# Comparing groups

In [1]:
import numpy as np
import pandas as pd

from scipy import stats

Health professionals warn that transmission of infectious diseases may occur during the traditional handshake greeting.
Two alternative methods of greeting (popularized in sports) are the high five and the first bump.
Researchers compared the hygiene of these alternative greetings in a designed study and reported the results in the American Journal of Infection Control (Aug. $2014$).
A sterile-gloved hand was dipped into a culture of bacteria, then made contact for three seconds with another sterile-gloved hand via either a handshake, high five, or fist bump.
The researchers then counted the number of bacteria present on the second, recipient, gloved hand.
This experiment was replicated five times for each contact method.
Simulated data (recorded as a percentage relative to the mean of the handshake), based on information provided by the journal article, are provided in the table.

In [2]:
X = pd.DataFrame({
    'Handshake': [131, 74, 129, 96, 92],
    'High five': [44, 70, 69, 43, 53],
    'Fist bump': [15, 14, 21, 29, 21]
})

X

Unnamed: 0,Handshake,High five,Fist bump
0,131,44,15
1,74,70,14
2,129,69,21
3,96,43,29
4,92,53,21


In [3]:
n, _ = X.shape
n

5

(a)
The researchers reported that more bacteria were transferred during a handshake compared with a high five.
Use a $95 \%$ confidence interval to support this statement statistically.

In [4]:
Y = X['Handshake'] - X['High five']
Y

0    87
1     4
2    60
3    53
4    39
dtype: int64

In [5]:
Y.mean(), Y.std()

(48.6, 30.435177016077958)

Let $\alpha = 0.05$, then $0.95 \% = 100 (1 - \alpha) \%$.

In [6]:
alpha = 0.05

Our $100 (1 - \alpha) \%$ CI reads ...

In [7]:
T = Y.mean()
V = Y.std() / np.sqrt(n)

bounds = [T + sign * stats.norm.ppf(1 - alpha / 2) * V for sign in [-1, 1]]
bounds

[21.922881318969367, 75.27711868103063]

We could also write the bounds as

In [8]:
print(f'{T} +/- {stats.norm.ppf(1 - alpha / 2) * V}.')
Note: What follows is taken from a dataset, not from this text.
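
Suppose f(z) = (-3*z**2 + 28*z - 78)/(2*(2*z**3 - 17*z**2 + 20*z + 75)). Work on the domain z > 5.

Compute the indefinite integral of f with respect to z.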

48.6 +/- 26.677118681030635.


(b)
The researchers also reported that the first bump gave a lower transmission transmission of bacteria than the high five.
Use a $95 \%$ confidence interval to support this statement statistically.

In [9]:
Y = X['Fist bump'] - X['High five']
Y

0   -29
1   -56
2   -48
3   -14
4   -32
dtype: int64

In [10]:
Y.mean(), Y.std()

(-35.8, 16.52876280911551)

Our $100 (1 - \alpha) \%$ CI reads ...

In [11]:
T = Y.mean()
V = Y.std() / np.sqrt(n)

bounds = [T + sign * stats.norm.ppf(1 - alpha / 2) * V for sign in [-1, 1]]
bounds

[-50.287833170033636, -21.31216682996636]

We could also write the bounds as

In [12]:
print(f'{T} +/- {stats.norm.ppf(1 - alpha / 2) * V}.')

-35.8 +/- 14.487833170033639.


(c)
Based on the results, parts (a) and (b), which greeting method would you recommend as being the most hygienic?

One greeting is more hygenic than another, iff less bacteria are transferred.
According to (b), the fist bump is more hygenic than the high five, which, according to (a) is more hygenic than the handshake.
Surprise, surprise:
Indeed the fist bump is the most hygenic greeting.